Context: 54 hectares of coastal cliffs, revegetated and remnant vegetation, ancient Aboriginal settlements, exposed glacial pavements from the Permian glaciation and protective boardwalks. In 2021 the park became part of the Glenthorne Precinct with the opening of Glenthorne National Park–Ityamaiitpinna Yarta.
I started off the City Nature Challenge 2022 with an early morning hike around a section of Hallett Cove CP that I rarely visit. Starting at the end of South Avenue I headed South along a vehicle track. Part way along, the track branches and heads through some remnant vegetation overlooking the sloping cliffs toward the ocean.

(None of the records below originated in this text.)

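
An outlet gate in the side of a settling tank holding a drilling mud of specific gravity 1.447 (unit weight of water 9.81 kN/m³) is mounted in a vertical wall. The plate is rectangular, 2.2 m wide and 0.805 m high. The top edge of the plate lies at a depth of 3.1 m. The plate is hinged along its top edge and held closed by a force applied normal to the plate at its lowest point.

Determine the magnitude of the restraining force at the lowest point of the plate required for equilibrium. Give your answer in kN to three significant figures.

P ≈ 45.7 kN

γ = 1.447 × 9.81 = 14.19507 kN/m³.
The centroid lies 0.805/2 = 0.4025 m below the top edge, so the centroid depth is h_c = 3.1 + 0.4025 = 3.5025 m.
A = 2.2 × 0.805 = 1.771 m².
Resultant F = γ·h_c·A = 14.19507 × 3.5025 × 1.771 = 88.051 kN.
I_c = b·h³/12 = 2.2 × 0.805³/12 = 0.0956377 m⁴.
Centre of pressure: y_p = y_c + I_c/(y_c·A) = 3.5025 + 0.0956377/(3.5025 × 1.771) = 3.5025 + 0.0154182 = 3.51792 m along the plane.
The resultant acts 0.4025 + 0.0154182 = 0.417918 m (along the plate) below the hinge at the top edge, so the moment about the hinge is M = F × 0.417918 = 88.051 × 0.417918 = 36.7981 kN·m.
A normal force at the bottom, 0.805 m from the hinge, must supply this moment: P = 36.7981/0.805 = 45.7119 kN.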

The morning was cold with the chance of light rain, so most species were waiting for the sun to come out.
Typical of this section of the park were the Golden Wattles (Acacia pycnantha), Drooping Sheoaks (Allocasuarina verticillata), and Kangaroo Thorn (Acacia paradoxa). Less common were the Common Boobialla (Myoporum insulare) and Native Apricot (Pittosporum angustifolium) with their bright fruit.
The understory is quite open with lots of introduced grasses, but where the track branches and heads toward the cliffs, the density increases with Seaberry Saltbush (Rhagodia candolleana), Pale Turpentine Bush (Beyeria lechenaultii) and Marsh Saltbush (Atriplex paludosa). Closer to the ground were Muntries (Kunzea pomifera), Barrier Saltbush (Enchylaena tomentosa), and Australian Pig Face (Carpobrotus rossii).
Interesting finds include:
- Dune Wattles (Acacia ligulata), which are rare in this region but common in this park.
- Acrotriche patula, which I’ve only seen once before, also in this particular park.
- A Callibracon sp. wasp resting on a Eucalyptus porosa leaf.
- A Glycaspis sp. psylloid with an almost square lerp suggesting it may be G. granulata.
- The nymph tube of a Tube Spittlebug (Family Machaerotidae). These calcareous tubes are formed using calcium from the host Plant xylem fluid.